In his emergency proclamation on Friday, Trump painted a dark picture of the border as “a major entry point for criminals, gang members, and illicit narcotics” and one that threatens “core national security interests.” Overall, though, illegal border crossings are down from a high of 1.6 million in 2000.
His declaration instantly transformed a contentious policy fight into a foundational dispute over the separation of powers enshrined in the Constitution, spurring talk of a congressional vote to block Trump and ensuring that the president and Democrats will continue fighting over the border wall in Congress, the courts and on the campaign trail.
It triggered outrage from Democrats, unease among some Republicans and flew in the face of years of GOP complaints that President Barack Obama had over-reached in his use of executive authority.
Trump signed the declaration to justify diverting billions of federal dollars from military construction and other purposes after Congress approved only a fraction of the money he had demanded.
The standoff over border funding had led to the longest government shutdown in history.
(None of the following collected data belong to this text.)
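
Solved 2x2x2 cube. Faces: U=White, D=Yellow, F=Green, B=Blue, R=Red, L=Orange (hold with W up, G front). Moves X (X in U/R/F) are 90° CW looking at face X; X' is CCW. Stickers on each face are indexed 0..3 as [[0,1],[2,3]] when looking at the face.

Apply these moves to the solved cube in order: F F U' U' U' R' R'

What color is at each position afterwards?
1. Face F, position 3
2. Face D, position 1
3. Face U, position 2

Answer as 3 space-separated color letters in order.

After move 1 (F): F=GGGG U=WWOO R=WRWR D=RRYY L=OYOY
After move 2 (F): F=GGGG U=WWYY R=OROR D=WWYY L=OROR
After move 3 (U'): U=WYWY F=ORGG R=GGOR B=ORBB L=BBOR
After move 4 (U'): U=YYWW F=BBGG R=OROR B=GGBB L=OROR
After move 5 (U'): U=YWYW F=ORGG R=BBOR B=ORBB L=GGOR
After move 6 (R'): R=BRBO U=YBYO F=OWGW D=WRYG B=YRWB
After move 7 (R'): R=ROBB U=YWYY F=OBGO D=WWYW B=GRRB
Query 1: F[3] = O
Query 2: D[1] = W
Query 3: U[2] = Y

Answer: O W Y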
To avoid another shutdown, Trump reluctantly signed a funding bill on Friday that included just USD1.4 billion of the USD5.7 billion he had demanded for the wall.
Trump announced the declaration in a free-wheeling, 50-minute Rose Garden news conference that included a long preamble about his administration’s accomplishments. He jousted with reporters and delivered a sing-song prediction about the fate of the order as it winds its way through the legal system before potentially ending up at the Supreme Court.
“Sadly, we’ll be sued and sadly it will go through a process and happily we’ll win, I think,” said Trump.
Within hours of Trump’s statement, the American Civil Liberties Union (ACLU) announced it would file suit challenging his emergency powers declaration.
“By the president’s very own admission in the Rose Garden, there is no national emergency. He just grew impatient and frustrated with Congress, and decided to move along his promise for a border wall ‘faster’,” said ACLU Executive Director Anthony Romero. Some Democratic state attorneys general have also threatened to go to court over the decision.
The text of Trump’s proclamation cited an increase in families coming across the border and an inability to detain families during deportation proceedings – not drugs or violence as the president outlined in his press conference. The top two Democrats in Congress said they’d use “every remedy available” to oppose what they cast as an unlawful measure.
“The President’s actions clearly violate the Congress’s exclusive power of the purse, which our Founders enshrined in the Constitution,” House Speaker Nancy Pelosi and Senate Minority Leader Charles Schumer said in a joint statement.
Trump defended his use of an emergency declaration, saying other presidents had done the same. Other presidents have used emergency powers, but not to pay for projects that Congress wouldn’t support.
And Trump himself sent mixed messages as to its necessity. He wrote in the official proclamation that “Because of the gravity of the current emergency situation, it is necessary for the Armed Forces to provide additional support to address the crisis.”